By way of introduction, let me say that I often present myself as a “recovering software engineer.” That is to say, I’m not one of the breed you see these days who assemble intricate programs from fancy toolbars or pre-built class libraries. No, I was a full-on Jolt cola-drinking, pony-tail-wearing, hard-core nerd from that mystical DOT-COM era at the end of the last century, when we wrote Perl or ASP script in a text editor, spaghetti code was practically an industry standard, and web design was pretty much limited to questions like, “Arial or Times New Roman?” and “What color do you want the background to be?” Let’s face it, my generation invented the <blink> tag and actually thought this was a good idea. These days, I enjoy dabbling in more modern stuff like Ajax, JQuery, and Flash when I get the chance, but to be honest, asking a command-line dwelling Neanderthal like me to develop a user-friendly design with these tools is like giving a toddler a selection of finger paints and asking them to paint your portrait. “Hey, this is a cool control. Let’s throw that up on the page too!”
Web design as a profession really came in to its own after the turn of the century, and those companies who were forward-thinking enough to have dedicated designers on staff were the envy of those of us who did not. This wasn’t because designers made much “prettier” web sites (we can always reverse-engineer “pretty”), but because everything they do, by definition, looks and feels like it should be intuitive, yet so many of us just can’t think in those terms.

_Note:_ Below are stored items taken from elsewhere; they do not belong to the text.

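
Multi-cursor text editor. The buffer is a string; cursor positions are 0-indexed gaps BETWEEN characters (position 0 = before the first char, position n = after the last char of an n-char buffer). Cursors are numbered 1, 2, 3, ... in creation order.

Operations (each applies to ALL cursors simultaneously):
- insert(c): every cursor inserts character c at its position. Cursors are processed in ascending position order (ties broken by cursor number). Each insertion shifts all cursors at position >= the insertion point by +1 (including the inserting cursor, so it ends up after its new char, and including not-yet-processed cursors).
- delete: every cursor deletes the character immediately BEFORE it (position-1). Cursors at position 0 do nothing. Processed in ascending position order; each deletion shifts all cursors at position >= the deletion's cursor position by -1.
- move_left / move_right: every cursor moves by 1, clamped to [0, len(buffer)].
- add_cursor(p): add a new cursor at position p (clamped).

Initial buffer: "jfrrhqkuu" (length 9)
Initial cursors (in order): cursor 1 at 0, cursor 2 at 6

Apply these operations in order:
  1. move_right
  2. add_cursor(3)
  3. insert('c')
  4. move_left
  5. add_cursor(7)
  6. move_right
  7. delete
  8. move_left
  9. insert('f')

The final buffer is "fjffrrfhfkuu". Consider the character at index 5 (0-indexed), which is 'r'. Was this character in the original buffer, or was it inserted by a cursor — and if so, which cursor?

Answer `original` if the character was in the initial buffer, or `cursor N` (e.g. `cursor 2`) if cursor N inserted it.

After op 1 (move_right): buffer="jfrrhqkuu" (len 9), cursors c1@1 c2@7, authorship .........
After op 2 (add_cursor(3)): buffer="jfrrhqkuu" (len 9), cursors c1@1 c3@3 c2@7, authorship .........
After op 3 (insert('c')): buffer="jcfrcrhqkcuu" (len 12), cursors c1@2 c3@5 c2@10, authorship .1..3....2..
After op 4 (move_left): buffer="jcfrcrhqkcuu" (len 12), cursors c1@1 c3@4 c2@9, authorship .1..3....2..
After op 5 (add_cursor(7)): buffer="jcfrcrhqkcuu" (len 12), cursors c1@1 c3@4 c4@7 c2@9, authorship .1..3....2..
After op 6 (move_right): buffer="jcfrcrhqkcuu" (len 12), cursors c1@2 c3@5 c4@8 c2@10, authorship .1..3....2..
After op 7 (delete): buffer="jfrrhkuu" (len 8), cursors c1@1 c3@3 c4@5 c2@6, authorship ........
After op 8 (move_left): buffer="jfrrhkuu" (len 8), cursors c1@0 c3@2 c4@4 c2@5, authorship ........
After op 9 (insert('f')): buffer="fjffrrfhfkuu" (len 12), cursors c1@1 c3@4 c4@7 c2@9, authorship 1..3..4.2...
Authorship (.=original, N=cursor N): 1 . . 3 . . 4 . 2 . . .
Index 5: author = original

Answer: original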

My first experience working with this mystical breed was around 2004. I was lead developer on a project to build a web-based scheduling, calendar, and messaging system for a large company. My team included a “designer,” who worked in a black box at some other company, and who I instantly decided I wasn’t going to like. Why are we blowing a third of the budget for some kind of graphic artist-type person? My first and only real contact with this designer came at the end of the project, when I received a .zip file containing a bunch of web pages and something I’d never heard of before called a “CSS File.” Each page had a large, commented out space in the middle of the code that said, “Darrin: Insert your magic here.” So I did. When I loaded the site, it was like clouds parting and trumpets heralding. This had to be what Simon felt like when he met Garfunkel. This was the chocolate guy bumping into the peanut butter guy. This was like rehearsing a play for six months and suddenly getting to do it with costumes and sets as well. This mystery person had taken my work and expressed it ways I hadn’t even envisioned. Dashboards instead of menus? Drill-downs and collapsing sections instead of huge scrolling lists? Tool-tips and contextual help instead of “man pages?” Who was this mystical wizard?!
These days, web designer typically don’t work off-site and magically appear at the end of the development cycle. With so many more possibilities to choose from in the user interface, and so many more decisions to make concerning user experience, a web sites design is often just as complex, if not more complex, than the underlying system. For that reason, designers are often involved right from initial discovery phase of new projects and work alongside developers throughout the project. In a typical project, developers live in a world of functional requirements — “What do we need to get from the user?” “What do we need to give back to the user?” “How do we store this information in the system to optimize speed and efficiency?” Designers, on the other hand, focus on the non-functional — “How does the user want to interact with the system?” “How can we make it easy for them to supply the information?” “How can we present it in a usable, efficient manner?” “How complex or simple should the website be so as not to frustrate or insult the intelligence of the user?”
I have had endless debates with many of my designer friends as to which job is harder. Certainly, developers have to constantly keep up with new technologies, speak in strange coded languages known only to a few, and often work in a Jenga tower of complex and precariously integrated systems where one misplaced digit can stop a business cold in its tracks. In a typical project, the developer is given a list of things the system must do, and the project is complete when the system does everything on the list. At an oversimplified level, you could say the job can be reduced to ones and zeros. Does the system do X? If Yes (1), then it works. If No (0), then it doesn’t work.
Designers, on the other hand, have to be part developer, part artist, and part psychologist. Developer, because they too must know the capabilities and limitations of the platform and have a good understanding of the available components; artist, because they must constantly come up with creative ways to present the user interface that are both functional and appropriate for the audience who is using it; and psychologist, because so many times the decisions that need to be made are more a matter of personal taste or user perception than they are of right and wrong. The worst thing you can do is to give a designer a set of black and white “must do this” design requirements in the same manner you would give an engineer. Does the report display on the screen in rows and columns? Yes, although the user no has to spend fifteen minutes hunting for the one cell that’s important to them. The most well-engineered and technically correct system can still be unwieldy or completely unusable – making it a failure. Why is the user frustrated with the experience? What don’t they like? What can we do to make it better? These answers aren’t spelled out in a definition file or set of rules, nor are they empathically gifted to the designer (well most designers, anyway). Beyond the obvious technical know-how, finding these answers requires a combination of customer focus, imagination, communication skills, and familiarity with a customer’s business that, let’s face it, don’t always go hand-in-hand with the engineering disciplines.
So, hats off to my designer compatriots. We couldn’t do it without you.